There has been a great deal of media attention paid to President Obama's attacks on rate increases for individual health care increases that are unreasonable given the company's overall profit level. Wellpoint the parent company of Anthem in California was singled out.

Savvy insurance professionals are familiar with the concept of the death spiral, which occurs when good risks leave the risk pool leaving only poor risks, leading to higher premiums, leading to more attrition from good risks, until the pool is drained. The concept of a death spiral is evidently foreign to former Kansas Insurance Commissioner Katherine Sebelius who is now Secretary of Health and Human Services. The death spiral is what is happening at Anthem according to an AP story by Tom Murphy;

The federal inquiry was launched earlier this week after the premium increase planned for some customers who buy individual policies from WellPoint's Anthem Blue Cross subsidiary was widely publicized.
Congress also has asked for information on the increases and requested testimony from WellPoint CEO Angela Braly at a Feb. 24 hearing.
"When the healthy leave and the sick stay, that is going to dramatically drive up costs," WellPoint executive Brian Sassi said in an interview with The Associated Press.
Sassi is president of the consumer business unit for WellPoint, the largest publicly traded health insurer based on membership. WellPoint runs Blue Cross and Blue Shield plans in 14 states and Unicare plans in several others.

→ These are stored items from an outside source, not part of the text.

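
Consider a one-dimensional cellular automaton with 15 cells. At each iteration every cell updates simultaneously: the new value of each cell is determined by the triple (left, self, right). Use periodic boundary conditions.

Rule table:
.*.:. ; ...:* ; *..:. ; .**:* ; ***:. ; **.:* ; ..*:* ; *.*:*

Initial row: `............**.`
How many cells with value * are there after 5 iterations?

**************.
*............**
*.************.
.**..........**
***.***********
count of *: 14

14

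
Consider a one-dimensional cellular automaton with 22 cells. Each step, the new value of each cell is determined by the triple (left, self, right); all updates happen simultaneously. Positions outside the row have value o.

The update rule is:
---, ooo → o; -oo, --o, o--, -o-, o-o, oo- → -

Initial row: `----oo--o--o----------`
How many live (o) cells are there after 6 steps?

13

-oo----------oooooooo-
----oooooooo--oooooo--
-oo--oooooo----oooo---
------oooo--oo--oo--o-
-oooo--oo-------------
--oo------ooooooooooo-
count of o: 13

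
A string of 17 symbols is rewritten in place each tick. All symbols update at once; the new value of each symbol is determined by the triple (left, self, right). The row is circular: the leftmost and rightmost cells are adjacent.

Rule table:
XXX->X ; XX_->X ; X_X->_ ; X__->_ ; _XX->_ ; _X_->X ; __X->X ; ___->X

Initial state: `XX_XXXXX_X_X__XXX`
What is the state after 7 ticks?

tick 1: XX__XXXX_X_X_X_XX
tick 2: XX_X_XXX_X_X_X__X
tick 3: XX_X__XX_X_X_X_X_
tick 4: _X_X_X_X_X_X_X_X_
tick 5: XX_X_X_X_X_X_X_X_
tick 6: _X_X_X_X_X_X_X_X_  (repeats tick 4; period 2)
tick 7: XX_X_X_X_X_X_X_X_

XX_X_X_X_X_X_X_X_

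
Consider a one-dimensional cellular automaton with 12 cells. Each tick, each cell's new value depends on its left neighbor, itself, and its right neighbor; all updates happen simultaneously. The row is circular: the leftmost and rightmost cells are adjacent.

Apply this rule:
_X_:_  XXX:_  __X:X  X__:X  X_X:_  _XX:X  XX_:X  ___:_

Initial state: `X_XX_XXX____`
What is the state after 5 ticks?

__XX_X_XX__X
XXXX___XXXX_
X__XX_XX__X_
_XXXX_XXXX__
XX__X_X__XX_

XX__X_X__XX_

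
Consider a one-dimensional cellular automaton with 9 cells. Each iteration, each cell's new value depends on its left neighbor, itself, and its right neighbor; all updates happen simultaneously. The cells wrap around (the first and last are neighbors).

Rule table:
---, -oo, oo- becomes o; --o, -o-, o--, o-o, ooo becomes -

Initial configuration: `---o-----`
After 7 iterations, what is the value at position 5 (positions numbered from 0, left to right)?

o

oo---oooo
-o-o-o---
-------oo
-ooooo-oo
-o---o-oo
---o---oo
-o---o-oo
position 5 holds o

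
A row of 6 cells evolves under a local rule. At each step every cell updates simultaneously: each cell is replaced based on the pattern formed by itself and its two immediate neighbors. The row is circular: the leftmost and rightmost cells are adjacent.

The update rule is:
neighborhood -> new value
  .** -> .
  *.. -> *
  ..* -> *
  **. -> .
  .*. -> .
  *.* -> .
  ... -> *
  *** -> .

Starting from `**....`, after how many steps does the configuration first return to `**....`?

2

step 1: ..****
step 2: **....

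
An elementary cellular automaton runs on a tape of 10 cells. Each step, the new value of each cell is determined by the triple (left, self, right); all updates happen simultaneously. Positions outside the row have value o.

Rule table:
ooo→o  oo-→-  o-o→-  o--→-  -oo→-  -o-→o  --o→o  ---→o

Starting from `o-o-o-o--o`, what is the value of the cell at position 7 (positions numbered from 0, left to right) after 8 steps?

--o-o-o-o-
-oo-o-o-o-
----o-o-o-
-oooo-o-o-
--oo--o-o-
-o---oo-o-
-o-oo---o-
-o----ooo-
position 7 holds o

o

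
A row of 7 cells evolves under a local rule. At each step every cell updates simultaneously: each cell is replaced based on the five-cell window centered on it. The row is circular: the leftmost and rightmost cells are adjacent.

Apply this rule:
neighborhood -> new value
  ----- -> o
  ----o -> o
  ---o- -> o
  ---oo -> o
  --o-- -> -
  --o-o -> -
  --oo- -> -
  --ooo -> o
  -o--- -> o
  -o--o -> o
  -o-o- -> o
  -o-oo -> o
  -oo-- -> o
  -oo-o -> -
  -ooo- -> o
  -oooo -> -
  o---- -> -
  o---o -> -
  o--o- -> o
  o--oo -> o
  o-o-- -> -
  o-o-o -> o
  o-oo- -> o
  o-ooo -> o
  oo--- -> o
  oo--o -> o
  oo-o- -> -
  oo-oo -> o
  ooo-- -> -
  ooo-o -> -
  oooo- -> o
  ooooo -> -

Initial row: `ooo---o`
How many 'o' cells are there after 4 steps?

5

step 1: -o-o-oo
step 2: -ooooo-
step 3: oo--o-o
step 4: o-oo-oo
count of o: 5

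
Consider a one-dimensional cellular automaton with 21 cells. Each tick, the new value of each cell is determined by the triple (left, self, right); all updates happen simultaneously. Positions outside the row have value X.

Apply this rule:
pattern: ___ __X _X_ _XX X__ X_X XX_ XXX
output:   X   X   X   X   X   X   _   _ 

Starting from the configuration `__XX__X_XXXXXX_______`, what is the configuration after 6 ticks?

XXX_XXXXX_____XXXXXXX
___XX____XXXXXX______
XXXX_XXXXX_____XXXXXX
____XX____XXXXXX_____
XXXXX_XXXXX_____XXXXX
_____XX____XXXXXX____

_____XX____XXXXXX____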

Sebelius had called the increases "extraordinary" and told the insurer in a letter she was disturbed to learn about them. She also has demanded that the insurer answer questions about how much of a profit it will make from the hike.
Sassi said in the letter to Sebelius that the Anthem Blue Cross unit at the heart of the inquiry lost millions in 2009. He declined to offer specifics in an interview.

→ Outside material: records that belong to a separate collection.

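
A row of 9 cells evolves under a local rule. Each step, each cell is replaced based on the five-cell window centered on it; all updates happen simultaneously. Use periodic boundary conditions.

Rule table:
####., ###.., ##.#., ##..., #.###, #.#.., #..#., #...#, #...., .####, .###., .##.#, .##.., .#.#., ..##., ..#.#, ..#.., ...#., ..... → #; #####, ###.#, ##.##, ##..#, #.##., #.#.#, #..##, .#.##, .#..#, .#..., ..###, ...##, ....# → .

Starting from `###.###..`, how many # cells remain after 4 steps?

step 1: .#..###..
step 2: ##...####
step 3: ####..#..
step 4: .###.##..
count of #: 5

5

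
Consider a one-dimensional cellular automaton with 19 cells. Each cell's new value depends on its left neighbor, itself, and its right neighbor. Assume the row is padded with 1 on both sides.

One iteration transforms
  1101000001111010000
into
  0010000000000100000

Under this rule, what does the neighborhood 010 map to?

0

At position 3 the neighborhood is 010; the next row has 0 there.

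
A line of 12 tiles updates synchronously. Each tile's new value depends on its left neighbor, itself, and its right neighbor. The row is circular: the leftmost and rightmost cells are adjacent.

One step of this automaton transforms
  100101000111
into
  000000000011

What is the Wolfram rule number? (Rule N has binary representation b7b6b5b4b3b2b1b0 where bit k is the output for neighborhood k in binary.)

position 10: 111 → 1  (bit 7 = 1)
position 0: 110 → 0  (bit 6 = 0)
position 4: 101 → 0  (bit 5 = 0)
position 1: 100 → 0  (bit 4 = 0)
position 9: 011 → 0  (bit 3 = 0)
position 3: 010 → 0  (bit 2 = 0)
position 2: 001 → 0  (bit 1 = 0)
position 7: 000 → 0  (bit 0 = 0)
bits b7..b0 = 10000000 = 128

128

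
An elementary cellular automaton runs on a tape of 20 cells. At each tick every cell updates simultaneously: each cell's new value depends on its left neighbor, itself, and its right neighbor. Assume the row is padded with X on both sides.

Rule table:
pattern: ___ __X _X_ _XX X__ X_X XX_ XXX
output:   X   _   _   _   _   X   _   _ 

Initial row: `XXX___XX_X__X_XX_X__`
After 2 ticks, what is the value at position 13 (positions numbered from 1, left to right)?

_

tick 1: ____X___X____X__X___
tick 2: _XX___X___XX______X_
position 13 holds _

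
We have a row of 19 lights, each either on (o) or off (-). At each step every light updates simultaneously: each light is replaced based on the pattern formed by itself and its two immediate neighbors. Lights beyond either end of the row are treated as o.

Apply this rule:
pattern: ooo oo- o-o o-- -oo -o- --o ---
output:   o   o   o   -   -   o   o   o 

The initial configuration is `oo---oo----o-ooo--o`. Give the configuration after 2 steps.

ooo-oooo-ooooo-oooo

step 1: oo-oo-o-ooooo-oo-o-
step 2: ooo-oooo-ooooo-oooo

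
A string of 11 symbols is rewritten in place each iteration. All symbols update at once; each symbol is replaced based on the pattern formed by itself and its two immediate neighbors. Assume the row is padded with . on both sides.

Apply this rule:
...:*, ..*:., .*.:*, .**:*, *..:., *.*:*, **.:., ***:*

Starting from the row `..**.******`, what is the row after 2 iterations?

*.*.******.
*********..

*********..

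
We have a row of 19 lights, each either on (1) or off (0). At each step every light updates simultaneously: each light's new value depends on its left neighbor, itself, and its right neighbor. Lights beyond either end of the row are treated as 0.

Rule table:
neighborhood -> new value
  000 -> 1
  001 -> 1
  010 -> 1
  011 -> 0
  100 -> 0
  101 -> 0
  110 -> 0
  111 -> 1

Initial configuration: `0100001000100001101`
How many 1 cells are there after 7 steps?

10

1101111011101110001
0000110001000100111
1111000111011101010
0110011010001001010
1000100010111011010
1011101110010000010
1001000100110111110
count of 1: 10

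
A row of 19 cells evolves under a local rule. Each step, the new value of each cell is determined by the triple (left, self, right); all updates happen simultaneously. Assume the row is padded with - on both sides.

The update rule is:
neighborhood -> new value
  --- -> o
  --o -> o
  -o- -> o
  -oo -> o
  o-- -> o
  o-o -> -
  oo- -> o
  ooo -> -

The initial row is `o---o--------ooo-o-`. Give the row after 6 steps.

step 1: oooooooooooooo-o-oo
step 2: o------------o-o-oo
step 3: oooooooooooooo-o-oo  (repeats step 1; period 2)
step 6: o------------o-o-oo

o------------o-o-oo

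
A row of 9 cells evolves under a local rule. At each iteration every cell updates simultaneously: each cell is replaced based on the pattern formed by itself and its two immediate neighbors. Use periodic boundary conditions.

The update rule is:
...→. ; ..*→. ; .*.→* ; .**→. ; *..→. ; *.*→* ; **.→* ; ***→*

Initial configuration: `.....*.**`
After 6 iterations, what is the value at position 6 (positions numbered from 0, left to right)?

.....**.*
......***
.......**
........*
........*  (fixed point — unchanged through iteration 6)
position 6 holds .

.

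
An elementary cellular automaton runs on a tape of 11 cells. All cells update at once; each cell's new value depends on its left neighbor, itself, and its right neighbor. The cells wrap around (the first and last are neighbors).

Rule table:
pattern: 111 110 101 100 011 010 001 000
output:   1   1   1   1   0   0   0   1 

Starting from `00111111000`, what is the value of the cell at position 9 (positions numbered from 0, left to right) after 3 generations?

1

10011111111
11001111111
11100111111
position 9 holds 1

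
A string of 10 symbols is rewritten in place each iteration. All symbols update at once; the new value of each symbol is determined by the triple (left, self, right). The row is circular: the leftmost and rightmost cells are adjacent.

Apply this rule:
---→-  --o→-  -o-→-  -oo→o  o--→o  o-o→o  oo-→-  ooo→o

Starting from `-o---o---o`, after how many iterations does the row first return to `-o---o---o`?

10

iteration 1: o-o---o---
iteration 2: -o-o---o--
iteration 3: --o-o---o-
iteration 4: ---o-o---o
iteration 5: o---o-o---
iteration 6: -o---o-o--
iteration 7: --o---o-o-
iteration 8: ---o---o-o
iteration 9: o---o---o-
iteration 10: -o---o---o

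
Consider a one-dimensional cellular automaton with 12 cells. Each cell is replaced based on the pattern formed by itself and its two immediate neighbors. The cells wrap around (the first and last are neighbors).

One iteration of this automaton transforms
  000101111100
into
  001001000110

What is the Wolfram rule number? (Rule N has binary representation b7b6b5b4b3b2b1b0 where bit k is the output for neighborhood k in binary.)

position 6: 111 → 0  (bit 7 = 0)
position 9: 110 → 1  (bit 6 = 1)
position 4: 101 → 0  (bit 5 = 0)
position 10: 100 → 1  (bit 4 = 1)
position 5: 011 → 1  (bit 3 = 1)
position 3: 010 → 0  (bit 2 = 0)
position 2: 001 → 1  (bit 1 = 1)
position 0: 000 → 0  (bit 0 = 0)
bits b7..b0 = 01011010 = 90

90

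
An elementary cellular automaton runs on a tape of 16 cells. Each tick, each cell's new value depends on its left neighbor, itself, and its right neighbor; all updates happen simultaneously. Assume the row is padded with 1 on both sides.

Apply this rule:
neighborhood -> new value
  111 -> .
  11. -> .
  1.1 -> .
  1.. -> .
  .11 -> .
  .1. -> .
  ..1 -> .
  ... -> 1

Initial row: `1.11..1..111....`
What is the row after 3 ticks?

.............11.

.............11.
.11111111111....
.............11.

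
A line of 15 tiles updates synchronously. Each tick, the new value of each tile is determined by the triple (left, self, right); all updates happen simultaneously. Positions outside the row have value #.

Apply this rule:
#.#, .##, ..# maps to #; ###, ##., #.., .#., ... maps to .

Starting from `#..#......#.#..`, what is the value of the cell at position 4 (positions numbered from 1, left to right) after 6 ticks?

.

tick 1: ..#......#.#..#
tick 2: .#......#.#..##
tick 3: #......#.#..##.
tick 4: ......#.#..##.#
tick 5: .....#.#..##.##
tick 6: ....#.#..##.##.
position 4 holds .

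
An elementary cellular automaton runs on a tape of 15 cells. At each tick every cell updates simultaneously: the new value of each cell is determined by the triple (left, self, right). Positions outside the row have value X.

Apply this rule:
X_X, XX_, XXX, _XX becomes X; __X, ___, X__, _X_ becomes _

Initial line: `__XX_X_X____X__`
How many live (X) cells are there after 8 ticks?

__XXX_X________
__XXXX_________
__XXXX_________  (fixed point — unchanged through tick 8)
count of X: 4

4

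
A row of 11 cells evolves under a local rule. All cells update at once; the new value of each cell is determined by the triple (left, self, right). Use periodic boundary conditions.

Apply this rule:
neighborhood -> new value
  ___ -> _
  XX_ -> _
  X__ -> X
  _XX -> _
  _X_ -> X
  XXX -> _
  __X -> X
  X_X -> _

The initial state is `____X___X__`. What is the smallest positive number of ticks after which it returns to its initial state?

___XXX_XXX_
__X_______X
XXXX_____XX
____X___X__

4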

The executive said Anthem Blue Cross set some of its prices, or premiums, too low last year for the claims it received. It set 2010 prices based on what it thinks future prices will be.
"We need to make sure that our premiums cover the cost of claims," he said.

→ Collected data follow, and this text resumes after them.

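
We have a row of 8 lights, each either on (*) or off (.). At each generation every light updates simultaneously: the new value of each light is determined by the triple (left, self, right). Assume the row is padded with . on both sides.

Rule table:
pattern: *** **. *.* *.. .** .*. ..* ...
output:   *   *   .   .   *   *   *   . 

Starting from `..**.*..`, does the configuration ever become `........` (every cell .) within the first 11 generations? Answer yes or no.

no

generation 1: .***.*..
generation 2: ****.*..
generation 3: ****.*..  (fixed point — unchanged through generation 11)
generation 11 is ****.*.., still not uniform .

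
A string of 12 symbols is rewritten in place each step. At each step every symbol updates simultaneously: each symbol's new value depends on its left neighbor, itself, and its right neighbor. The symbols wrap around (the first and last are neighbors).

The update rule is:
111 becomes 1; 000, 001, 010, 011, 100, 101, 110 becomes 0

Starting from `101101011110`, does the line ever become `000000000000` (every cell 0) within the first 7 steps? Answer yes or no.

yes

000000001100
000000000000
all cells are 0 at step 2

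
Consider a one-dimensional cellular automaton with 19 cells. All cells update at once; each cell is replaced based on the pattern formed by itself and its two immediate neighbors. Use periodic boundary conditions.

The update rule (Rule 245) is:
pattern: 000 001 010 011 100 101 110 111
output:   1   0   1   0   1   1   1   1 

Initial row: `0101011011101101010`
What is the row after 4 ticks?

1110111101101110111

tick 1: 0111101101110111111
tick 2: 1011110110111011111
tick 3: 1101111011011101111
tick 4: 1110111101101110111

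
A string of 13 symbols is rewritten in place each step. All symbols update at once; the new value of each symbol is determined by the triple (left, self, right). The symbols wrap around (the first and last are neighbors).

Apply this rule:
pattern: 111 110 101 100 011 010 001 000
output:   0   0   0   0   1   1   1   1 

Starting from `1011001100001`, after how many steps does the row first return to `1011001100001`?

0010011001111
0110110011000
1100100110011
0001101100110
1111001001100
1000011011001
0011110010011
0110000110110
1100111100100
1001100001101
0011001111001
0110011000011
0100110011110
1101100110000
1001001100111
0011011001100
1110010011001
0000110110011
0111100100110
1100001101100
1001111001001
0011000011011
0110011110010
1100110000110
1001100111100
1011001100001

26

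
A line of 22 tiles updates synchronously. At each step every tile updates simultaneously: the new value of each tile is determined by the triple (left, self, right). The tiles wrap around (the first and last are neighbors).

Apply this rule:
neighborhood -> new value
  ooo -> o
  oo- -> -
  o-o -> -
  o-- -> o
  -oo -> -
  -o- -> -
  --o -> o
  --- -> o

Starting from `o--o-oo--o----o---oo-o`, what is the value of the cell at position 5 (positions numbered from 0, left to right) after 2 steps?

-oo----oo-oooo-ooo----
o--oooo----oo---o-oooo
position 5 holds o

o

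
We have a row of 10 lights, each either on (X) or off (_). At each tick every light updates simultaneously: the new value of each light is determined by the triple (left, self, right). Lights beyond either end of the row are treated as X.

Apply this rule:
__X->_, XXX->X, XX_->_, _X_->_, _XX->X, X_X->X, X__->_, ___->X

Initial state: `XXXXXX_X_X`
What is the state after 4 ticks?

XX_X_XXXXX

tick 1: XXXXX_X_XX
tick 2: XXXX_X_XXX
tick 3: XXX_X_XXXX
tick 4: XX_X_XXXXX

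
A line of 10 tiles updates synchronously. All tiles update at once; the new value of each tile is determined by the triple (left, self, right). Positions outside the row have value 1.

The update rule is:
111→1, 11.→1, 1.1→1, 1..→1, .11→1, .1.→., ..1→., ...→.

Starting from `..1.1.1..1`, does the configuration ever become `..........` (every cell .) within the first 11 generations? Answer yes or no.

no

1..1.1.1.1
11..1.1.11
111..1.111
1111..1111
11111.1111
1111111111
1111111111  (fixed point — unchanged through generation 11)
generation 11 is 1111111111, still not uniform .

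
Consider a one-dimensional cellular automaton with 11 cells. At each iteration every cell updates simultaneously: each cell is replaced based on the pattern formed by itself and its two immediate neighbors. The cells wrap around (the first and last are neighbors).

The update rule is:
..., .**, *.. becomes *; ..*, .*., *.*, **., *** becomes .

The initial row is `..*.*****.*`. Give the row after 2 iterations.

*...*......
.**..*****.

.**..*****.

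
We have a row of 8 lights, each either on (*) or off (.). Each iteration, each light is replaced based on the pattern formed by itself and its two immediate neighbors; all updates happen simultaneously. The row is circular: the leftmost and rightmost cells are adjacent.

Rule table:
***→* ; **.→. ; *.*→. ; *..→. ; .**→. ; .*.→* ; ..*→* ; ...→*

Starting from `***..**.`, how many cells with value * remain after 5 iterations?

.*..*...
**.**.**
*......*
..*****.
**.***..
count of *: 5

5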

Hat tip to Curt Langley who tweeted a summary from The Baker Institutes Health economics fellow Vivian Ho: "Affordable insurance is dying in a death spiral." http://bit.ly/cGaCVW . Ms. Ho got it exactly right yet somehow our President and his Secretary of Health and Human Services cannot seem to admit health insurance businesses have the right to be profitable across both individual and group segments without facing scrutiny. Or are we simply witnessing more arrogant political posturing? Call me a cynic but my moneys on the latter. At the end of the day when the pool is drained at Anthem there will remain only a few turds no one can afford to get in the water with due to the cost.

It is ironic that nowhere in our media is it being reported that Obamacare as it will be presented at this weeks Healthcare summit will result in an average increase in premiums of 26% as individuals who have purchased catastrophic health policies on their own will see their premiums rise as the government  requires their policies include mandated benefits that will explode their premiums. Where is the hearing on that?